The US Perspective: Growth Over Income
In the USA, "Bonds are for income" (not so much anymore) and "Equities are for growth." That culture is why a lot of companies (Microsoft, Berkshire Hathaway) resisted paying dividends for decades, and why very profitable companies like Microsoft still only yield 0.8%, and Apple yields 0.6% (despite a 157% ROE). Because paying a dividend in the US is seen as a failure. Paying a dividend says, “I can’t earn more than you can, so have the money back.” US shareholders understand—have always understood—that if Amazon can earn 20.4% on every dollar they invest every year and the best they can do is invest in bonds and make what, 4%, why wouldn’t you give Amazon the money? And why would you ever want Amazon to return any money to you when "Amazon money invested" is compounding every year at 20% and that compounding value is turning up in the capital value of their shares? You should be upset if high ROE companies pay dividends. You want to see zero yield. You want to see earnings reinvested by the company, not returned to you.

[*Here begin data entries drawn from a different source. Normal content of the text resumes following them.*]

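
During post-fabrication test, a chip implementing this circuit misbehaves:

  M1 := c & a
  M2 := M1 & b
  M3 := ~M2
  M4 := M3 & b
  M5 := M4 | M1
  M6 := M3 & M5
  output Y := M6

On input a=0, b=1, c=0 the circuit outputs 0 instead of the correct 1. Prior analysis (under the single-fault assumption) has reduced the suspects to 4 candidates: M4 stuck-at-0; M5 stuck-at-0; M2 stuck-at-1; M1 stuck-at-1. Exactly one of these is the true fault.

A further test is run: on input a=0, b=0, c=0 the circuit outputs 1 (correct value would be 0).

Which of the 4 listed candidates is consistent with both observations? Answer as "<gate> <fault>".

Evaluate each candidate on input a=0, b=0, c=0:
  M4 stuck-at-0: M1=0, M2=0, M3=1, M4=0 [stuck-at-0], M5=0, M6=0 → 0 — eliminated
  M5 stuck-at-0: M1=0, M2=0, M3=1, M4=0, M5=0 [stuck-at-0], M6=0 → 0 — eliminated
  M2 stuck-at-1: M1=0, M2=1 [stuck-at-1], M3=0, M4=0, M5=0, M6=0 → 0 — eliminated
  M1 stuck-at-1: M1=1 [stuck-at-1], M2=0, M3=1, M4=0, M5=1, M6=1 → 1 — matches
Only M1 stuck-at-1 reproduces the observed 1.

M1 stuck-at-1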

The Australian Obsession with Dividends
The same culture does not apply in Australia. In Australia, it's all about dividends and franking; it's about return, it’s not about total return. Australia has this zombie-like obsession with the very average returns from boring, mature, no growth, low growth (safe and reliable) income stocks. In so doing, you are corralling yourself into stocks that have no obvious growth options, return the money to shareholders, and because of Australian tax legislation, it is seen as "clever." Meanwhile, all the growth stocks with high ROEs are seen as ‘risky’ and dangerous. But that’s where the total return is. Growth companies compound earnings, which turns up in market capitalisation.
The Bottom Line
Bottom line: You will be richer for filtering stocks by ROE, not gross yield. Invest for income, and your nest egg will quietly shrink. Don't get caught out investing like a retiree if you still have a long runway before you need income.
Of course, not chasing income stocks means you might have to sell some Pro Medicus shares to fund your groceries in retirement, but if you can get your head around that, you'll be the one with the Chocolate Digestive biscuits on Bingo night.